Suivez le guide !

Sur le salon de l'auto
Suivez le guide !

par Françoise GIROUD

PEUT-ETRE n'êtes- vous pas encore allé au Salon de l'auto, trente-cinquième du nom ?
Alors, je peux vous être utile en vous donnant quelques petits conseils pratiques :
Si vous circulez en voiture, il y a deux solutions:
Vous y rendre à pied.
Ou vous ranger à dix mètres du Grand- Palais en déclarant avec autorité à l'agent qui viendra vous informer que c' est
interdit : '' Exposant ''
Si, arrivant au stand Simca vous désirez savoir à quoi ressemble la Simca Six, il y a deux solutions.
Lire un article documenté dans une revue spécialisée.
Ou demander à la dame qui est devant vous de demander au monsieur qui est devant elle de demander à la dame qui est devant lui de lui raconter ce qu'elle voit pour qu'elle puisse transmettre au monsieur qui est derrière elle qui transmettra à ia dame qui est derrière lui qui vous transmettra.
Si vous mesurez plus de 1 m. 80 vous avez quelques chances d'apercevoir le toit de la 203 Peugeot.
Un bien joli toit, paraît-il.
Sinon, il y a deux solutions :
Admirer à la place, et subodorer par la même occasion, les nuques de vos compatriotes mâles et les plumes des chapeaux de vos compatriotes femelles.
Ou, pour les visiteurs qui auraient à la fois les pieds et le nez sensibles, marcher sur les mains.
Si vous êtes absolument décidé à regarder la 2 CV Citroën, deux solutions :
Aller la voir aux actualités.
Ou vous dissimuler à l'intérieur du Grand-Palais pour y demeurer après la fermeture.
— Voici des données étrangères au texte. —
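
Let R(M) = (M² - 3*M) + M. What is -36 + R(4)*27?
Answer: 180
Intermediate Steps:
R(M) = M² - 2*M
-36 + R(4)*27 = -36 + (4*(-2 + 4))*27 = -36 + (4*2)*27 = -36 + 8*27 = -36 + 216 = 180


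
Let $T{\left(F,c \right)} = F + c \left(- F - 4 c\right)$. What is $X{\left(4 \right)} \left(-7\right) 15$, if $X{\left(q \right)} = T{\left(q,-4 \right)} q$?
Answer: $18480$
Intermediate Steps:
$X{\left(q \right)} = q \left(-64 + 5 q\right)$ ($X{\left(q \right)} = \left(q - 4 \left(-4\right)^{2} - q \left(-4\right)\right) q = \left(q - 64 + 4 q\right) q = \left(-64 + 5 q\right) q = q \left(-64 + 5 q\right)$)
$X{\left(4 \right)} \left(-7\right) 15 = 4 \left(-64 + 5 \cdot 4\right) \left(-7\right) 15 = 4 \left(-64 + 20\right) \left(-7\right) 15 = 4 \left(-44\right) \left(-7\right) 15 = \left(-176\right) \left(-7\right) 15 = 1232 \cdot 15 = 18480$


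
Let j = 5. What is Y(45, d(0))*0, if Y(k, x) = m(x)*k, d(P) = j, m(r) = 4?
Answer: 0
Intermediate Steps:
d(P) = 5
Y(k, x) = 4*k
Y(45, d(0))*0 = (4*45)*0 = 180*0 = 0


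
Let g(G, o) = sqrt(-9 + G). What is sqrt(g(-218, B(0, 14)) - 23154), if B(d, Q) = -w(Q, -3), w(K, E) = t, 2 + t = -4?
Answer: sqrt(-23154 + I*sqrt(227)) ≈ 0.0495 + 152.16*I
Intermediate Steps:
t = -6 (t = -2 - 4 = -6)
w(K, E) = -6
B(d, Q) = 6 (B(d, Q) = -1*(-6) = 6)
sqrt(g(-218, B(0, 14)) - 23154) = sqrt(sqrt(-9 - 218) - 23154) = sqrt(sqrt(-227) - 23154) = sqrt(I*sqrt(227) - 23154) = sqrt(-23154 + I*sqrt(227))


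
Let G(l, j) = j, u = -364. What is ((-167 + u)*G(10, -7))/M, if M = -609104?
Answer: -3717/609104 ≈ -0.0061024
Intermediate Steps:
((-167 + u)*G(10, -7))/M = ((-167 - 364)*(-7))/(-609104) = -531*(-7)*(-1/609104) = 3717*(-1/609104) = -3717/609104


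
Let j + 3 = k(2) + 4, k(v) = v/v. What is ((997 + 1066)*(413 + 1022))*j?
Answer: 5920810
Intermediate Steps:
k(v) = 1
j = 2 (j = -3 + (1 + 4) = -3 + 5 = 2)
((997 + 1066)*(413 + 1022))*j = ((997 + 1066)*(413 + 1022))*2 = (2063*1435)*2 = 2960405*2 = 5920810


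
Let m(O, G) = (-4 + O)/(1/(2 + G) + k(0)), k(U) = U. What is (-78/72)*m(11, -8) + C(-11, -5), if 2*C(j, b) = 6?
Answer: 97/2 ≈ 48.500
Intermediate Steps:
C(j, b) = 3 (C(j, b) = (½)*6 = 3)
m(O, G) = (-4 + O)*(2 + G) (m(O, G) = (-4 + O)/(1/(2 + G) + 0) = (-4 + O)/(1/(2 + G)) = (-4 + O)*(2 + G))
(-78/72)*m(11, -8) + C(-11, -5) = (-78/72)*(-8 - 4*(-8) + 2*11 - 8*11) + 3 = (-78*1/72)*(-8 + 32 + 22 - 88) + 3 = -13/12*(-42) + 3 = 91/2 + 3 = 97/2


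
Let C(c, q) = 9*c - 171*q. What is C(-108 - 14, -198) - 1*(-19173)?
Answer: 51933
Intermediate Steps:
C(c, q) = -171*q + 9*c
C(-108 - 14, -198) - 1*(-19173) = (-171*(-198) + 9*(-108 - 14)) - 1*(-19173) = (33858 + 9*(-122)) + 19173 = (33858 - 1098) + 19173 = 32760 + 19173 = 51933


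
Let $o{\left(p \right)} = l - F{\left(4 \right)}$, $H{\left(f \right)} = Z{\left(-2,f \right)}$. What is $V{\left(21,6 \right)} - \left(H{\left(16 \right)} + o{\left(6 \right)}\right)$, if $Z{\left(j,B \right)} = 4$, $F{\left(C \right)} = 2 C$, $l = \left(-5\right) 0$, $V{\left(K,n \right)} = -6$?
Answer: $-2$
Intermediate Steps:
$l = 0$
$H{\left(f \right)} = 4$
$o{\left(p \right)} = -8$ ($o{\left(p \right)} = 0 - 2 \cdot 4 = 0 - 8 = -8$)
$V{\left(21,6 \right)} - \left(H{\left(16 \right)} + o{\left(6 \right)}\right) = -6 - \left(4 - 8\right) = -6 - -4 = -6 + 4 = -2$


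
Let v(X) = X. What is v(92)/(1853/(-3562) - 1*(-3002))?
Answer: 327704/10691271 ≈ 0.030652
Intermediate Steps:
v(92)/(1853/(-3562) - 1*(-3002)) = 92/(1853/(-3562) - 1*(-3002)) = 92/(1853*(-1/3562) + 3002) = 92/(-1853/3562 + 3002) = 92/(10691271/3562) = 92*(3562/10691271) = 327704/10691271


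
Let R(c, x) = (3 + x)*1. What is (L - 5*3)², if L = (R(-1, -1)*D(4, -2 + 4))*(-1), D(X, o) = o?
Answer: 361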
Dans ce cas, vous munir de deux jours de vivres.
Maintenant, si par hasard vous vouliez acheter l'une de ces voitures, il y a, bien entendu, deux solutions :
La demander bien poliment au fabricant par l'intermédiaire d'un concessionnaire.
Ou la demander bien poliment au bon Dieu par l'intermédiaire du curé de votre paroisse.
Les chances sont égales, mais la deuxième formule est nettement plus économique.
Au cas où vous aimeriez vous rendre possesseur d'une voiture de haut luxe, la Delahaye par exemple, ou la Rolls, qui vaut 16.000 dollars, soit plus de 3 millions et demi au cours officiel et de 7 millions au cours officine, vous avez encore deux solutions :
Epouser l'Aga Khan ou Barbara Hutton.
Ou commencer par acheter une traction avant pour attaquer avec succès un encaisseur.
Les deux méthodes nécessitent évidemment une petite mise de fonds.
Muni de ces quelques indications pratiques, j'espère que vous passerez un bon moment au Salon de l'auto. Il ne vous en coûtera que 80 francs et une migraine pour constater que la plupart des constructeurs ont sur l'anatomie humaine le même point de vue que la S. N. C. F.
Ils considèrent visiblement que la partie la plus charnue de l'individu est en proportion directe avec son compte en banque et qu'en deçà d'un certain revenu on a automatiquement les hanches minces, les jambes courtes, la tête dans les épaules et les épaules dans le dos.
S'ils continuent dans cette voie, il faudra qu'ils mettent également en fabrication une nouvelle race d'automobilistes. Ils auront alors le choix entre deux solutions :
L'automobiliste nain et orphelin.
Ou l'automobiliste pliant (une fois en long, une fois en large).
Ils trouveront d'ailleurs une inspiration précieuse au Salon d'automne où, moyennant 50 fr. et un bon rhume, vous constaterez que les peintres contemporains ont de l'anatomie une conception encore plus hardie.
Si par hasard vous désirez faire exécuter votre portrait
par l'un des artistes exposants, vous avez le choix entre deux solutions;
Poser devant lui.
Ne pas poser devant lui.
De toute façon, vous ressemblerez étrangement à une locomotive en pièces détachées qui serait tombée dans un arcenciel.
A propos de locomotives, il paraît que la grève des chemins de fer est... Mais, pardon, j'allais sortir du sujet. Et, sur celui-là, les conseils pratiques sont à peu près aussi efficaces que les conseils des ministres, qui ont naturellement le choix entre plusieurs solutions, dont la Ré (solution) et la Dis(solution).